The Scottish group's sophomore album, out today, makes clear that they're no fluke.
The electropop trio  brings a DIY fierceness to its highsheen music.
Jacopo Benassi for WIRED

If you buy something using links in our stories, we may earn a commission. Learn more.

When it came time for Chvrches to record the follow-up to its acclaimed 2013 debut, The Bones of What You Believe, conventional wisdom dictated that the Scottish synth-pop group would go big. But while other bands might have sought a legendary producer or studio for their sophomore release, Chvrches returned to the converted Glasgow flat where it had recorded The Bones. Every dollar that would have gone to studio rentals and production fees instead went toward upgrading recording gear—and the result, Every Open Eye, out today, cements the group as today’s heir apparent to Depeche Mode, New Order, and other titans of British electronic music.

While the first album was composed with three keyboards and a microphone, Chvrches more than quadrupled the instrumental arsenal for Every Open Eye.

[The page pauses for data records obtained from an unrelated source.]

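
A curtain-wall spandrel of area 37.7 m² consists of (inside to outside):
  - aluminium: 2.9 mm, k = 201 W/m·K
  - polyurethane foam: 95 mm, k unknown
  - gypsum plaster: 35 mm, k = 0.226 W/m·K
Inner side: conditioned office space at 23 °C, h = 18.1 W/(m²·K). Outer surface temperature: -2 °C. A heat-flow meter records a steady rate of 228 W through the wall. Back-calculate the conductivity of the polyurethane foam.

k ≈ 0.0242 W/(m·K)

Using the resistance-network approach (series):
R_inner film = 1/(h_i·A) = 1/(18.1×37.7) = 0.001465 K/W
R_aluminium = L/(kA) = 0.0029/(201×37.7) = 3.827×10^-7 K/W
R_gypsum plaster = L/(kA) = 0.035/(0.226×37.7) = 0.004108 K/W
Sum of known resistances R_other = 0.005574 K/W
Total R = ΔT/Q = 25/228 = 0.1096 K/W
R_polyurethane foam = R_total − R_other = 0.1041 K/W
k = L/(R·A) = 0.095/(0.1041×37.7)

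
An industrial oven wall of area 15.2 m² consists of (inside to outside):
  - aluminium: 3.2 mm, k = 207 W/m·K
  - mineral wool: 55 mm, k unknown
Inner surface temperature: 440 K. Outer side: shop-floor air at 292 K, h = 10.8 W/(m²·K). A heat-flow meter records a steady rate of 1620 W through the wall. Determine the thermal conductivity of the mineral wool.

Series thermal resistances:
R_aluminium = L/(kA) = 0.0032/(207×15.2) = 1.017×10^-6 K/W
R_outer film = 1/(h_o·A) = 1/(10.8×15.2) = 0.006092 K/W
Sum of known resistances R_other = 0.006093 K/W
Total R = ΔT/Q = 148/1620 = 0.09136 K/W
R_mineral wool = R_total − R_other = 0.08527 K/W
k = L/(R·A) = 0.055/(0.08527×15.2)

k ≈ 0.0424 W/(m·K)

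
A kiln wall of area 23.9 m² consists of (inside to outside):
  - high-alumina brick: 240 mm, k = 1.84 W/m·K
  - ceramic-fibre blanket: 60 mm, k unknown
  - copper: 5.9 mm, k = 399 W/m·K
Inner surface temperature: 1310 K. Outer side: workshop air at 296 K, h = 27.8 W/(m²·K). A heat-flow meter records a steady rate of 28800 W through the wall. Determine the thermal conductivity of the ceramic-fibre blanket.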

That diversity begot a record that feels current while still acknowledging the band’s diverse influences. (It has covered both Bauhaus and Prince in concert.) From the cascading loops of “Never Ending Circles” to the synth walls of “Clearest Blue,” it’s a maelstrom of pop energy—and at its center is singer Lauren Mayberry, whose ability to fashion her ethereal voice into a soaring brute-force weapon makes her a modern-day Annie Lennox.

But while its sound is bigger, Chvrches kept some things the same. “Martin always jokes that the first record is your footprint in the sand,” Mayberry says about bandmate Martin Doherty, “and your second record has to hold true to those ideals.” The band has recaptured and distilled the insane catchiness of its debut—and this time, even more people are bound to hear its call to worship.